Show that the points $A,B$ and $C$ with position vectors, $\vec a = 3\hat i - 4\hat j - 4\hat k,\,\,\,\vec b = 2\hat i - \hat j + \hat k$ and $\vec c = \hat i - 3\hat j - 5\hat k$, respectively, form the vertices of a right angled triangle.
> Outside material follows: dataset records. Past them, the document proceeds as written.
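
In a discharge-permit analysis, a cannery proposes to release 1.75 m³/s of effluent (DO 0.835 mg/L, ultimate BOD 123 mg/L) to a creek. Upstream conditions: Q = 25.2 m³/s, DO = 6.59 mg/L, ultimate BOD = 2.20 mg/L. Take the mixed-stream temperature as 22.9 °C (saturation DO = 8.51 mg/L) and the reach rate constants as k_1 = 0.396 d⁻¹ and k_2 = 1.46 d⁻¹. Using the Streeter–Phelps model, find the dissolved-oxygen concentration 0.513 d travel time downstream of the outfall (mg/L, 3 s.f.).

DO ≈ 6.14 mg/L

Mixed DO = (25.2×6.59 + 1.75×0.835)/(25.2+1.75) = 167.5/26.95 = 6.216 mg/L.
Mixed L₀ = (25.2×2.20 + 1.75×123)/(26.95) = 270.7/26.95 = 10.04 mg/L.
Initial deficit D₀ = C_s − DO₀ = 8.51 − 6.216 = 2.294 mg/L.
D(0.513) = [0.396×10.04/(1.46−0.396)](e^(−0.396×0.513) − e^(−1.46×0.513)) + 2.294 e^(−1.46×0.513)
= 3.738 × (0.8162 − 0.4728) + 2.294 × 0.4728 = 2.368 mg/L.
DO = 8.51 − 2.368 = 6.142 mg/L.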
Here, $\overrightarrow {AB} = \vec b - \vec a$
$= (2\hat i - \hat j + \hat k) - (3\hat i - 4\hat j - 4\hat k) = - \hat i + 3\hat j + 5\hat k$

$\overrightarrow {BC} = \vec c - \vec b = (\hat i - 3\hat j - 5\hat k) - (2\hat i - \hat j + \hat k) = - \hat i - 2\hat j - 6\hat k$

$\overrightarrow {CA} = \vec a - \vec c = (3\hat i - 4\hat j - 4\hat k) - (\hat i - 3\hat j - 5\hat k) = 2\hat i - \hat j + \hat k$

$|\overrightarrow {AB} {|^2} = {( - 1)^2} + {3^2} + {5^2} = 1 + 9 + 25 = 35$
$|\overrightarrow {BC} {|^2} = {( - 1)^2} + {( - 2)^2} + {( - 6)^2} = 1 + 4 + 36 = 41$

and $|\overrightarrow {CA} {|^2} = {2^2} + {( - 1)^2} + {1^2} = 4 + 1 + 1 = 6$

So, $|\overrightarrow {BC} {|^2} = |\overrightarrow {AB} {|^2} + |\overrightarrow {CA} {|^2}$

Hence, the triangle is a right angled triangle